Joe Slaader (William Sanderson), a cretinous inbred from the Catskill Mountains, is committed to Ulster County’s Asylum in 1908. Edward Eischel (Fountain Yount), a loony medical intern, takes an unhealthy interest in this latest admit, whose bout of white-trash rampaging has left corpses of his kissin’ cousins strewn across the countryside. Eischel is young, determined, and completely off his rocker, shades of “Re-Animator” scientist Herbert West. No wonder. Like “Re-Animator,” “Beyond the Wall of Sleep” slithers out of a twisted short story by horror writer H.P. Lovecraft.
Not your ordinary, garden-variety cracker, Slaader is a mountain man with two very unique attributes. He occasionally spouts out something brilliant instead of the retarded, simpleton dialogue more commonly emanating from his rotten-toothed maw. Meanwhile, he sports a nasty, football-sized tumor on his backwoods back. “We’ll bleed the insanity out of you, Joe,” assures a leering doctor, before applying leeches to Slaader’s hillbilly hide.
Through a series of increasingly unhinged experiments, Eischel discovers that Slaader’s fleshy dorsal growth actually belongs to Amduscious, an evil “twin” of sorts with the power to mutilate other asylum inmates from within its dermal hiding place. Is it any surprise that Eischel becomes obsessed with this unholy finding? Would it be a stretch of the imagination to suggest that Amduscious is getting cabin fever, and enlists Eischel to pull him into the land of the living?
Ultimately, “Beyond the Wall of Sleep” morphs into low-rent Stuart Gordon, slipping across a bloody floor of limbs, electrodes, transformations, and mutilations. Which, to those who revel in over-the-top cinema, might not be such a bad thing. Unfortunately, before its big denouement, “Beyond…” is a snore. Bug-eyed, nostril-flaring acting becomes distracting, and the special effects are glaringly primitive.
The most damaging liability, however, is the film’s editing, which manages to be both plodding and hyperkinetic. Even though the pace seems slow, we’re bombarded with jolting gobs of disjointed montage sequences that suggest a drunken editing-room session between Rob Zombie, Oliver Stone, and Tony Scott. Even before the credits roll, we’re blasted with a “Natural Born Killers” style cut-fest, full of chanting children, grue-soaked organs, and occult scribblings.
It’s interesting to note that the original Lovercraft story on which this full-length feature film is based was a much more streamlined affair. Essentially, it dealt with Eischel’s discovery that while Slaader might be a Forrest Gumpian rube on the outside, he was capable of brilliant, transcendent thoughts during dream states. Eischel communicates with his patient via a “telepathic radio” of sorts, monitoring this sleeping alter ego. And that’s pretty much it.
For this movie variation, writers/directors Thomas Maurer and Barrett Klausman load on the incidental filler. For example, they supply sicko scientist Eischel with a shackled female ideal for performing electrode-to-cranium experiments on. He even saws this human guinea pig a convenient skullcap for easy access to her top-notch noggin. The blood-squirting drainpipes, severed heads, and lobotomized lady lust objects in this screen version don’t exist anywhere in Lovecraft’s text.

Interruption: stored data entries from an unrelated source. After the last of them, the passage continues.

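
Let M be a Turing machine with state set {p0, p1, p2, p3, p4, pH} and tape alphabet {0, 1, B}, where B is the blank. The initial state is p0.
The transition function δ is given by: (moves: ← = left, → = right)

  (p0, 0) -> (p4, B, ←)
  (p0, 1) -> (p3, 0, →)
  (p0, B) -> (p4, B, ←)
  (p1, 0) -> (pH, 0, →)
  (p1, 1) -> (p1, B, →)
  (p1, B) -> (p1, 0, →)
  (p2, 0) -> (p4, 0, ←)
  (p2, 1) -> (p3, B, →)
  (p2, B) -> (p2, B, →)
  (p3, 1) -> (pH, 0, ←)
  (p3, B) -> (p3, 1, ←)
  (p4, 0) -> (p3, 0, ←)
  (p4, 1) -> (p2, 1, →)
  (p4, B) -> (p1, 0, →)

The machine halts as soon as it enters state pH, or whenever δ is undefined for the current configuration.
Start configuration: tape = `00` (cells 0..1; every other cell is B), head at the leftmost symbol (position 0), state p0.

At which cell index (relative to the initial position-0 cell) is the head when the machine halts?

2

state=p0 head=0 tape=B[0]0B   (p0,0)→(p4,B,←)
state=p4 head=-1 tape=[B]B0B   (p4,B)→(p1,0,→)
state=p1 head=0 tape=0[B]0B   (p1,B)→(p1,0,→)
state=p1 head=1 tape=00[0]B   (p1,0)→(pH,0,→)
state=pH head=2 tape=000[B]
At halt the head is at cell 2.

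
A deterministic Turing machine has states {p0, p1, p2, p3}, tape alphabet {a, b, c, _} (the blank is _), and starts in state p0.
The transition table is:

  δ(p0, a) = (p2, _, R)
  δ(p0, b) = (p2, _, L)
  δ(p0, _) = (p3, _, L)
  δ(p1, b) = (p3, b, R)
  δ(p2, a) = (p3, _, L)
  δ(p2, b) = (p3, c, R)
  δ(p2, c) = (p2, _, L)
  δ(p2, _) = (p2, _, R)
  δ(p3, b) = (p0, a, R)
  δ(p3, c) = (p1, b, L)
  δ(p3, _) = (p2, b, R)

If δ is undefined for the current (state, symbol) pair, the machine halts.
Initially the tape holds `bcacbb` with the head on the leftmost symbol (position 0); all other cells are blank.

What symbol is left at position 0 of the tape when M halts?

_

state=p0 head=0 tape=_[b]cacbb_   (p0,b)→(p2,_,L)
state=p2 head=-1 tape=[_]_cacbb_   (p2,_)→(p2,_,R)
state=p2 head=0 tape=_[_]cacbb_   (p2,_)→(p2,_,R)
state=p2 head=1 tape=__[c]acbb_   (p2,c)→(p2,_,L)
state=p2 head=0 tape=_[_]_acbb_   (p2,_)→(p2,_,R)
state=p2 head=1 tape=__[_]acbb_   (p2,_)→(p2,_,R)
state=p2 head=2 tape=___[a]cbb_   (p2,a)→(p3,_,L)
state=p3 head=1 tape=__[_]_cbb_   (p3,_)→(p2,b,R)
state=p2 head=2 tape=__b[_]cbb_   (p2,_)→(p2,_,R)
state=p2 head=3 tape=__b_[c]bb_   (p2,c)→(p2,_,L)
state=p2 head=2 tape=__b[_]_bb_   (p2,_)→(p2,_,R)
state=p2 head=3 tape=__b_[_]bb_   (p2,_)→(p2,_,R)
state=p2 head=4 tape=__b__[b]b_   (p2,b)→(p3,c,R)
state=p3 head=5 tape=__b__c[b]_   (p3,b)→(p0,a,R)
state=p0 head=6 tape=__b__ca[_]   (p0,_)→(p3,_,L)
state=p3 head=5 tape=__b__c[a]_
Cell 0 holds _ when M halts.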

Granted, there’s no law against expanding on someone else’s original idea, but when the core story is already so compelling, why muck it up with secondary padding? Eric Morgret’s 2003 adaptation of Lovercraft’s “The Thing on the Doorstep” might have been no-budget primitive, but the tight short stuck to its basic story. It realized that the strong material it was based on didn’t require any jazzing up. “The Thing…” was also a short film, while “Beyond…” clocks in at 84 minutes. If Maurer and Klausman had focused on the unique relationship between Eischel and Slaader – and on the concept of dreams providing a parallel existence to conscious reality – they could have tapped into something compelling. Maybe “Sling Blade” meets “Frankenstein.”
Meanwhile, if Oscars were provided to voice-overs, the narrator for “Beyond the Wall of Sleep” would certainly merit consideration. Viewers can literally hear sputum clogging his pneumonia-plagued pipes. As he wheezes out this bloody tale through a series of strained, guttural growls as if fighting the mother of all bronchial battles, the voice is a tip-off to the fierce overkill that will follow – including manic overacting, acid-trip editing, and more loose ends than Eischel’s limb-strewn laboratory.